Afonso et al. (2006) através da análise dos ratings atribuídos pelas três principais agências de notação de risco de crédito a um leque de 130 países, concluíram, à semelhança de estudos anteriores, a relevância explanatória de sete fatores: PIB per

capita, taxa de crescimento real do PIB, nível de dívida, efetividade do governo

(qualidade do serviço público), nível de dívida e de reservas externas e indicadores de

default soberano; não se verificando uma ligação tão forte com variáveis como a

inflação, desemprego, fiscal balance e saldo da conta corrente.
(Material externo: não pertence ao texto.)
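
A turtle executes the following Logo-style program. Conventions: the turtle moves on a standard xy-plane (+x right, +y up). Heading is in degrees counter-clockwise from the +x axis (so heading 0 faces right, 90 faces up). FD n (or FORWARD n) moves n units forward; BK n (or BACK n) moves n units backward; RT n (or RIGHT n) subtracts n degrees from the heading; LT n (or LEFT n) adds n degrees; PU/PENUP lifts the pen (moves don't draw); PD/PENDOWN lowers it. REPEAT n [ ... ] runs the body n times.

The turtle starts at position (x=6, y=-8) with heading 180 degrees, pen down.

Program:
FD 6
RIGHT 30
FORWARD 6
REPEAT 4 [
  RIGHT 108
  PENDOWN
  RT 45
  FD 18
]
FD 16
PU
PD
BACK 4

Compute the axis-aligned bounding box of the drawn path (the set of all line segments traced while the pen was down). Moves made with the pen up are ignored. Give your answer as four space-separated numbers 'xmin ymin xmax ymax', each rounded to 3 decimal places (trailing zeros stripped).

Executing turtle program step by step:
Start: pos=(6,-8), heading=180, pen down
FD 6: (6,-8) -> (0,-8) [heading=180, draw]
RT 30: heading 180 -> 150
FD 6: (0,-8) -> (-5.196,-5) [heading=150, draw]
REPEAT 4 [
  -- iteration 1/4 --
  RT 108: heading 150 -> 42
  PD: pen down
  RT 45: heading 42 -> 357
  FD 18: (-5.196,-5) -> (12.779,-5.942) [heading=357, draw]
  -- iteration 2/4 --
  RT 108: heading 357 -> 249
  PD: pen down
  RT 45: heading 249 -> 204
  FD 18: (12.779,-5.942) -> (-3.665,-13.263) [heading=204, draw]
  -- iteration 3/4 --
  RT 108: heading 204 -> 96
  PD: pen down
  RT 45: heading 96 -> 51
  FD 18: (-3.665,-13.263) -> (7.663,0.725) [heading=51, draw]
  -- iteration 4/4 --
  RT 108: heading 51 -> 303
  PD: pen down
  RT 45: heading 303 -> 258
  FD 18: (7.663,0.725) -> (3.921,-16.881) [heading=258, draw]
]
FD 16: (3.921,-16.881) -> (0.594,-32.532) [heading=258, draw]
PU: pen up
PD: pen down
BK 4: (0.594,-32.532) -> (1.426,-28.619) [heading=258, draw]
Final: pos=(1.426,-28.619), heading=258, 8 segment(s) drawn

Segment endpoints: x in {-5.196, -3.665, 0, 0.594, 1.426, 3.921, 6, 7.663, 12.779}, y in {-32.532, -28.619, -16.881, -13.263, -8, -8, -5.942, -5, 0.725}
xmin=-5.196, ymin=-32.532, xmax=12.779, ymax=0.725

Answer: -5.196 -32.532 12.779 0.725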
Anteriormente, Afonso (2002), tinha já identificado o PIB per capita, taxa de crescimento real do PIB, níveis de dívida externa em percentagem das exportações, nível de desenvolvimento da economia e taxa de inflação como variáveis com elevado poder de explicação dos ratings atribuídos pelas agências Moody’s e S&P.

Ao longo dos anos, considerando os diversos estudos nesta área, salienta-se a tendência crescente para a utilização de métodos econométricos baseados em econometria de painel ao invés dos modelos de regressão utilizados inicialmente por Cantor & Packer, pois estes permitem captar a influência das variáveis em análise ao longo de vários anos e não apenas para um ano específico como Cantor & Packer fizeram inicialmente, permitindo não só medir o poder explanatório das variáveis aquando da atribuição do rating como também verificar os fatores que despoletam a necessidade de proceder a alterações da notação atribuída.

Apesar dos resultados positivos que os diversos estudos têm evidenciado, segundo o IMF (2010) estes carecem de algumas lacunas no que respeita ao foco limitado em determinantes que as agências de rating citam como principais fatores a ter em consideração, nomeadamente no que concerne à composição e maturidades da dívida e estrutura da taxa de juro, fatores que afetam visivelmente a capacidade de médio/longo prazo de um Estado para solver as suas obrigações, e no que respeita aos passivos contingentes do Estado que, no contexto da crise financeira, têm visto o seu valor aumentar dado que, tratando-se o Estado de um financiador de última instância, é também seu dever resgatar os bancos em dificuldades por forma a reestabelecer a confiança no sistema bancário e na própria economia, pelo que o valor de eventuais perdas futuras se viu aumentar, o que tem influência significativa no risco soberano e, portanto, merece especial atenção por parte das agências de rating.